We stayed late at that practice, and we’ll stay late at the Juneteenth event. The next day, Lee will be taking LB to the African American Legislative Day being held in town, where she’ll get to meet elected officials of color. We want LB to continue to be proud of her heritage and skin color, and to see that from dancers to politicians, she has many role models.

Teach Your Children Well…

Teach your children well…

 

LB is a teaching assistant today. That’s right-even though she is only in third grade, she is helping her former kindergarten teacher with his class. This all came about because LB’s “Auntie” who’s a substitute teacher, often takes long-term jobs at the school where LB’s former first grade teacher now has a kindergarten class. They got to talking and one thing led to another, resulting in this plan for LB to go in occasionally to help out. The first time was last week. I don’t think it’s something we could do when school is in full gear, but with the final day of school less than a week away, there isn’t much going on.

 

Last week, LB ran her own reading group-for the beginning readers, she said, the ones who still need help sounding out words. She also, to her delight, got to teach some math using the classroom microphone. “Auntie” peeked in on this part of LB’s day and was just blown away seeing her “baby” acting like a grown up.

 

Although LB had the chance to sit with the teachers and eat lunch with them, she chose instead to sit with “her kids” and help them (don’t you know those little kindergarteners need watching?). But the highlight of her day came at dismissal, when she got to call out bus numbers in the microphone. What little kid wouldn’t want to do that?!

 

It wasn’t all work and no play-LB got to go out to recess, and more importantly, make the rounds of the school with Auntie to meet the teachers and administrators of color. Auntie feels, and I agree, that it’s important to see successful people who look like her doing their jobs. She made a point of telling me this morning that they’d so the same again today. “We want it to rub off, you know,” she said as I go ready to leave.

 

This isn’t LB’s only foray into the working world. A few weeks ago, Lee’s office had “Take Our Children to Work Day”, an all-encompassing multi-department function with activities galore. LB got to play CSI, spend a little time at the front desk, and pretend she was a councilwoman.  The kids got a script to follow and the person directing the event hand-picked LB to read the part of the person who reads the actual proclamation that it was “Take Our Children to Work Day”. Then the kids did a mock hearing on allowing cell phones on public transportation, in which they were allowed to offer their own, real opinions. It seems that LB, who couldn’t be more desperate for a phone of her own, thinks talking on them on a bus shouldn’t be allowed.

 

They repeated the meeting in the afternoon, allowing the kids to change roles, and in this one, LB played an analyst, reading some data to the council. All of this was caught on the county’s TV cameras-one of these days we’ll be getting a disc of the kids in their glory. Fortunately, the public was spared this-only REAL meetings are televised, and they can seem long enough!

 

Right now, LB wants to be a doctor, although that changes often. She DOES love pretending to teach, and certainly had a good time in a real classroom. I’m not sure she’s ever expressed a desire to go into public service. If it means getting on camera though, she might get behind the idea.

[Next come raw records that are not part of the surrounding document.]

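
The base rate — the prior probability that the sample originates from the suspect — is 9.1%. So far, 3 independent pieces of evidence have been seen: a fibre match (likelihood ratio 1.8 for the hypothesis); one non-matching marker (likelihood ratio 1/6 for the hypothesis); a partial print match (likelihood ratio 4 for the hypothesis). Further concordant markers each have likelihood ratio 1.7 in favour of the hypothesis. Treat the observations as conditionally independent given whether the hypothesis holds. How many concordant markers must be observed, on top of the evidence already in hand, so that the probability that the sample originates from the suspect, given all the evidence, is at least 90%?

Prior odds = 0.091/0.909 = 91/909.
Combined Bayes factor of the evidence already in hand = 1.8 × (1/6) × 4 = 1.2.
Odds after that evidence = (91/909) × 1.2 = 182/1515.
Target odds = 0.9/0.1 = 9.
Need 1.7ⁿ ≥ 9 ÷ (182/1515) = 13635/182.
1.7⁸ ≈69.7576 falls short of 13635/182 but 1.7⁹ ≈118.588 reaches it, so n = 9.

9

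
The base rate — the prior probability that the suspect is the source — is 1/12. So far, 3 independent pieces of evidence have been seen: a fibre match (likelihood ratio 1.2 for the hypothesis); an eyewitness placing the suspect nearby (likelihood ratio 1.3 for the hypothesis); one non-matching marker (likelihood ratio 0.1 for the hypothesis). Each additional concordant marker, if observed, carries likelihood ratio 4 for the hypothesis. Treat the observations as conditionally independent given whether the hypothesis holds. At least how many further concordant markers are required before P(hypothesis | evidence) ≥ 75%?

Prior odds = (1/12)/(11/12) = 1/11.
Combined Bayes factor of the evidence already in hand = 1.2 × 1.3 × 0.1 = 0.156.
Odds after that evidence = (1/11) × 0.156 = 39/2750.
Target odds = 0.75/0.25 = 3.
Need 4ⁿ ≥ 3 ÷ (39/2750) = 2750/13.
4³ = 64 falls short of 2750/13 but 4⁴ = 256 reaches it, so n = 4.

4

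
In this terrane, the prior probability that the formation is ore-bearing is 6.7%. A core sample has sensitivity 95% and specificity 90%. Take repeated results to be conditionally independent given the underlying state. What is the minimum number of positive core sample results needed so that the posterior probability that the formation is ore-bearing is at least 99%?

Prior odds = 0.067/0.933 = 67/933.
False-positive rate = 1 − 0.9 = 0.1; likelihood ratio of a positive = 0.95/0.1 = 9.5.
Target posterior odds = 0.99/0.01 = 99.
Need (67/933) × 9.5ⁿ ≥ 99, i.e. 9.5ⁿ ≥ 92367/67.
9.5³ = 857.375 falls short of 92367/67 but 9.5⁴ = 8145.0625 reaches it, so n = 4.

4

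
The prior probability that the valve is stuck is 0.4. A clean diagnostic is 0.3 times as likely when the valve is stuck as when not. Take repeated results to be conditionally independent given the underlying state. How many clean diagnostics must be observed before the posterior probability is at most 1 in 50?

Prior odds = 0.4/0.6 = 2/3.
Likelihood ratio per clean diagnostic = 0.3.
Target odds: 0.02 ÷ 0.98 = 1/49.
Need (2/3) × 0.3ⁿ ≤ 1/49, i.e. 0.3ⁿ ≤ 3/98.
0.3² = 0.09 is still above 3/98 but 0.3³ = 0.027 is at or below it, so n = 3.

3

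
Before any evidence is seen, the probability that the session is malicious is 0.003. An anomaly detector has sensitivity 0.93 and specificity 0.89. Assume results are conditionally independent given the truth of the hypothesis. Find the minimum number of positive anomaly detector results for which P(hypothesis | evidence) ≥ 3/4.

4

Prior odds: 0.003 ÷ 0.997 = 3/997.
False-positive rate = 1 − 0.89 = 0.11; likelihood ratio of a positive = 0.93/0.11 = 93/11.
Target posterior odds = 0.75/0.25 = 3.
Need (3/997) × (93/11)ⁿ ≥ 3, i.e. (93/11)ⁿ ≥ 997.
(93/11)³ = 804357/1331 falls short of 997 but (93/11)⁴ = 74805201/14641 reaches it, so n = 4.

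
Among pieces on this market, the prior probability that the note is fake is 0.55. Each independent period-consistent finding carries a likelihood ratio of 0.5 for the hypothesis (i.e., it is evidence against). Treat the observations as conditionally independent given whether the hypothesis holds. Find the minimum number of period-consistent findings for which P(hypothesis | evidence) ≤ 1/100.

Prior odds = 0.55/0.45 = 11/9.
Likelihood ratio per period-consistent finding = 0.5.
Target odds: 0.01 ÷ 0.99 = 1/99.
Need (11/9) × 0.5ⁿ ≤ 1/99, i.e. 0.5ⁿ ≤ 1/121.
0.5⁶ = 0.015625 is still above 1/121 but 0.5⁷ = 0.0078125 is at or below it, so n = 7.

7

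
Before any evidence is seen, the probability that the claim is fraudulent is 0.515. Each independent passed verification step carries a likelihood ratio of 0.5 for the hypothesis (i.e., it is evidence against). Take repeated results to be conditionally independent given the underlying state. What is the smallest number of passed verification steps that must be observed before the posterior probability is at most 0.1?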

When I was a kid, they had no such thing as “Take Our Children to Work”, although my siblings and I all worked for my father at his drugstore at some point. Lee and his siblings got to see their father at work sometimes when they brought him lunch during the summers, but in most cases, you sure didn’t skip school to play at working.

 

As long as LB isn’t missing something epic, I’m all for the occasional skip to see snippets of how the real world works. I think it’s important for her too, to meet blacks and other people of color doing jobs where there’s a certain amount of prestige.

 

When LB was in kindergarten, as part of the school’s Martin Luther King celebration, some of the classes had each child stand up and talk about what they wanted to be when they grew up. The school LB was attending then was almost 90% minority.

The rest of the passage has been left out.